The question now and for the coming years is ASEAN needs to be more responsible and proactive in preventing conflicts in the South China Sea. ASEAN needs to have higher determination, will and political responsibility than ever to soon achieve a COC that provides strict, specific and binding regulations. In order to achieve this goal, ASEAN needs to take the following steps:

First, in terms of awareness and policy, ASEAN, more than ever, must see its participation in disputes settlement in the South China Sea as a great political mission and a strategic gain of the Association. In other words, the linked fate of each ASEAN member state and the affirmation of ASEAN's values and position as a regional community in today complex context deeply depend on its effectiveness in creating institutions that can prevent and manage escalating conflicts in the South China Sea. This is also a turning-point challenge to the survival and development of this community in the years to come. ASEAN and its members should not be uncertain about this. Along with making efforts, putting pressure to make China negotiate substantively the COC, ASEAN claimants should continue to seek common grounds, agree on a shared position and persuade other ASEAN countries to act together for a substantive and effective COC.

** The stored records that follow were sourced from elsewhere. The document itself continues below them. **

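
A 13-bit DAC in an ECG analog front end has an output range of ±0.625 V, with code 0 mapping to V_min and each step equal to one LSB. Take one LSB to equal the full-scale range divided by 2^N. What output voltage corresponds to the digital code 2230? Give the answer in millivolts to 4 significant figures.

The full-scale span is 0.625 − (-0.625) = 1.25 V. LSB = 1.25 V / 2^13.
Output = V_min + (2230/8192) × range = -0.625 + 0.272217 × 1.25 V
      = -0.625 V + 0.340271 V = -0.284729 V.

-284.7 mV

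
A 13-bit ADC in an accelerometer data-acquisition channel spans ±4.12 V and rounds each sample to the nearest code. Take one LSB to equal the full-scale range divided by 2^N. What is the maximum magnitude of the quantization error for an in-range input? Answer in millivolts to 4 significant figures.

0.5029 mV

Span: 4.12 V − (-4.12 V) = 8.24 V.
LSB = 8.24 V / 2^13 = 1.00586 mV.
|e|_max = LSB/2 = 0.5029 mV.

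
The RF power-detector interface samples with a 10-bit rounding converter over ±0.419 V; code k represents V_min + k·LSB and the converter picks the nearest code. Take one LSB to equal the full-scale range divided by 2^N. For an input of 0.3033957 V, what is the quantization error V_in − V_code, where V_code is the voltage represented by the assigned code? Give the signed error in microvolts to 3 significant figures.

Range = 0.419 − (-0.419) = 0.838 V. LSB = 0.838 V / 2^10 ≈ 0.8184 mV.
(0.3033957 − (-0.419)) / LSB = 0.7223957 × 1024/0.838 = 882.7365. Nearest integer: k = 883.
Reconstructed level: -0.419 + 883 × 0.838/1024 V = 0.3036113281 V.
V_in − V_code = 0.3033957 − (0.3036113281) = −216 µV.

−216 µV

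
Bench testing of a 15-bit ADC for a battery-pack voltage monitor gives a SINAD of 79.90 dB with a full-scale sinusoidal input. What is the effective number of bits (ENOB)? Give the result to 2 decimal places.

ENOB = (79.90 − 1.76)/6.02 = 12.9801 bits.

12.98 bits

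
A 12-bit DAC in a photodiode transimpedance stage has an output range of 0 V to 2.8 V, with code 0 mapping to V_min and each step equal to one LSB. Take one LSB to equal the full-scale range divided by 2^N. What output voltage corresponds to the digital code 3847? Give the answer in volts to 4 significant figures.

2.630 V

Full-scale range = 2.8 V. LSB = 2.8 V / 2^12.
V_out = V_min + code × LSB = 0 V + 3847 × 2.8 V / 4096
      = 0 V + 2.62979 V = 2.62979 V.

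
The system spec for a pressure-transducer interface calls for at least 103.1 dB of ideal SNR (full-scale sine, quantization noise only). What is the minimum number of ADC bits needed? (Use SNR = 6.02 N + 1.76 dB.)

17 bits

6.02 N + 1.76 ≥ 103.1 gives N ≥ 16.834, so the minimum integer is 17.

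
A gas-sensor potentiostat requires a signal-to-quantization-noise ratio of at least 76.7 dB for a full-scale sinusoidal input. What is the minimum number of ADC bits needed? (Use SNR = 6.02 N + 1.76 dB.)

13 bits

N ≥ (76.7 − 1.76)/6.02 = 12.449 → N_min = 13.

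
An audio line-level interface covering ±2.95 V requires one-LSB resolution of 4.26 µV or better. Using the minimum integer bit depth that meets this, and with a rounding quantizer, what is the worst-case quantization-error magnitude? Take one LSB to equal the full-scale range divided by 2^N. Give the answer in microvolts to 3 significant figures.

1.41 µV

Full-scale range = 2.95 V − (-2.95 V) = 5.9 V.
5.9 V / 4.26 µV = 1.385e6. Since 2^20 = 1048576 and 2^21 = 2097152, N = 21.
Step size = 5.9/2097152 V = 2.8133 µV.
Half an LSB is 1.41 µV.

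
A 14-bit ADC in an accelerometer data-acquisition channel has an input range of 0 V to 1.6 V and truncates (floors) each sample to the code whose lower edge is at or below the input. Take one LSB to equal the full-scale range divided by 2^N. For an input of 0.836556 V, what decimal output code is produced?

Full-scale range = 1.6 V. LSB = 1.6 V / 2^14 ≈ 97.66 µV.
(V_in − V_min) × 2^14/range = (0.836556 − (0)) × 16384/1.6 = 8566.333.
Floor → code = 8566.

8566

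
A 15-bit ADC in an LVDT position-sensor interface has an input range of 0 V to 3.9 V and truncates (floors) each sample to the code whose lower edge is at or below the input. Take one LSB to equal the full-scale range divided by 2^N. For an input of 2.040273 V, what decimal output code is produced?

Range is 3.9 V. LSB = 3.9 V / 2^15 ≈ 119.0 µV.
(V_in − V_min) × 2^15/range = (2.040273 − (0)) × 32768/3.9 = 17142.478.
Floor → code = 17142.

17142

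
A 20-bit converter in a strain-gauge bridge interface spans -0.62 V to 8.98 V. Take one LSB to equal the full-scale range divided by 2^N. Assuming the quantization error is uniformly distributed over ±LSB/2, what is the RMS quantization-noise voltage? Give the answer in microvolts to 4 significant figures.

2.643 µV

The full-scale span is 8.98 − (-0.62) = 9.6 V.
LSB = 9.6 V / 2^20 = 9.15527 µV.
RMS of a uniform error over width LSB is LSB/√12 = 2.643 µV.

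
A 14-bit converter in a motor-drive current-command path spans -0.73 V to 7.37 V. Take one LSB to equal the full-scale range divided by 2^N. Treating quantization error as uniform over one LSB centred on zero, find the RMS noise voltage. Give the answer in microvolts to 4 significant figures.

142.7 µV

Span: 7.37 V − (-0.73 V) = 8.1 V.
LSB = 8.1 V ÷ 2^14 = 8.1/16384 V = 494.385 µV.
For a uniform distribution on [−LSB/2, +LSB/2], V_rms = LSB/√12 = 494.385 µV/3.4641 = 142.7 µV.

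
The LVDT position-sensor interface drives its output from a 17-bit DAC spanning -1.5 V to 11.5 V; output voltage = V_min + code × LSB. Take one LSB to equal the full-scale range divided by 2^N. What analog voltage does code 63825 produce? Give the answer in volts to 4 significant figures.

4.830 V

Full-scale range = 11.5 V − (-1.5 V) = 13 V. LSB = 13 V / 2^17.
V_out = V_min + code × LSB = -1.5 V + 63825 × 13 V / 131072
      = -1.5 + 6.33030 = 4.83030 V.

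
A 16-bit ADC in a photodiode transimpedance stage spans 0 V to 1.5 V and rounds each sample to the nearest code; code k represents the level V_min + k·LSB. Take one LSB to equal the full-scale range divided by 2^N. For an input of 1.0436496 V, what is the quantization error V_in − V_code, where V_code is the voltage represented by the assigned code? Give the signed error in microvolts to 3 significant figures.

−5.80 µV

Range is 1.5 V. LSB = 1.5 V / 2^16 ≈ 22.89 µV.
(V_in − V_min)/LSB = (1.0436496 − (0)) × 65536/1.5 = 45597.7468 → nearest code k = 45598.
V_code = V_min + k × range/2^16 = 0 + 45598 × 1.5/65536 = 1.0436553955 V.
V_in − V_code = 1.0436496 − (1.0436553955) = −5.80 µV.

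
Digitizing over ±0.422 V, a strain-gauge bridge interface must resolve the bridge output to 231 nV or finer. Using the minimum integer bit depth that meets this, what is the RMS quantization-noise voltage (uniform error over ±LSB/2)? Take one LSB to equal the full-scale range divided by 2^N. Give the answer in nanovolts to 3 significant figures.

58.1 nV

Range = 0.422 − (-0.422) = 0.844 V.
Required number of levels: 0.844/231 nV = 3.6537e6; smallest N with 2^N ≥ that is 22.
LSB = 0.844 V / 2^22 = 201.23 nV.
σ_q = LSB/√12 = 201.23 nV/3.4641 = 58.1 nV.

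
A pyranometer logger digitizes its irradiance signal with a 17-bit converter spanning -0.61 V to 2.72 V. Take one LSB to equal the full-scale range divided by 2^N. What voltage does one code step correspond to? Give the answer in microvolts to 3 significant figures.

25.4 µV

The full-scale span is 2.72 − (-0.61) = 3.33 V.
2^17 = 131072 levels.
LSB = 3.33 V / 2^17 = 25.4 µV.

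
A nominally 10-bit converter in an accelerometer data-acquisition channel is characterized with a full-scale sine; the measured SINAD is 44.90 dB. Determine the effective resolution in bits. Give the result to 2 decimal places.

(44.90 − 1.76) / 6.02 = 43.14/6.02 = 7.1661 effective bits.

7.17 bits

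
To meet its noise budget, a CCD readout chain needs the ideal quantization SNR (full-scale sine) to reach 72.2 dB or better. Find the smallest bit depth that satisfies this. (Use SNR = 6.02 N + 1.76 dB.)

Required N = ⌈(72.2 − 1.76)/6.02⌉ = ⌈11.701⌉ = 12.

12 bits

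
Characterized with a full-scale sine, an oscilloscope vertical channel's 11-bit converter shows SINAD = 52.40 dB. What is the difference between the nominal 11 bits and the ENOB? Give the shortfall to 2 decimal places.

ENOB = (SINAD − 1.76)/6.02 = (52.40 − 1.76)/6.02 = 8.4120 bits.
Shortfall = 11 − 8.4120 = 2.5880 bits.

2.59 bits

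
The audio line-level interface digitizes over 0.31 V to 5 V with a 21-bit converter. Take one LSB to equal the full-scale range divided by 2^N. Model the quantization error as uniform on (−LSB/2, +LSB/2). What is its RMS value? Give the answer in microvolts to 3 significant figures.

0.646 µV

The full-scale span is 5 − (0.31) = 4.69 V.
LSB = 4.69 V / 2^21 = 2.2364 µV.
RMS of a uniform error over width LSB is LSB/√12 = 0.646 µV.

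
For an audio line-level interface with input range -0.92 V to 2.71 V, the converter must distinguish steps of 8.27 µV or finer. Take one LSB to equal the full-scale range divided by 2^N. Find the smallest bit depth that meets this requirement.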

ASEAN countries should also proactively take new initiatives like the Philippines’ 2011 proposal of “ASEAN-China Zone of Peace, Freedom, Friendship and Cooperation in the South China Sea” or the “Commission on cooperation for peace and security development in the South China Sea”, which is similar to the “Mekong River Commission" that countries in the Mekong sub-region signed in 1995. Besides, ASEAN should also establish a mechanism for “ASEAN Joint Coast Guards of claimant states in the South China Sea”, followed by the "ASEAN Coast Guards", together with China set up a mechanism such as “ASEAN - China Coast Guard" in the South China Sea. In addition, ASEAN countries should also propose a "Southeast Asia Maritime Treaty" as suggested by Prof. Carlyle A. Thayer. He said that the Treaty would involve all ASEAN countries in the maritime security issues. Claimant states will be more independent, have little or no dependence on the agreement of ASEAN's views. Besides, the ASEAN Maritime Treaty is an effective tool to connect ASEAN countries more closely in security cooperation on all seas in Southeast Asia, which will solve the current division between claimant and non-claimant ASEAN countries in the South China Sea, especially in the COC negotiation with China.

ASEAN countries should adopt a binding document, requiring the ASEAN Chair to put the South China Sea issue into the official agenda of the ASEAN High-level cooperation mechanisms, AMM, ADMM, ADMM +, ARF, EAS to promote the DOC implementation and an early conclusion of COC. More than ever, ASEAN needs to make timely political decisions and actions to push the COC process forward. This is a new test to prove the effectiveness and the miracle of ASEAN on the way to be the regional community as well as the center for conflict reconciliation and geo-political catastrophe prevention in Southeast Asia.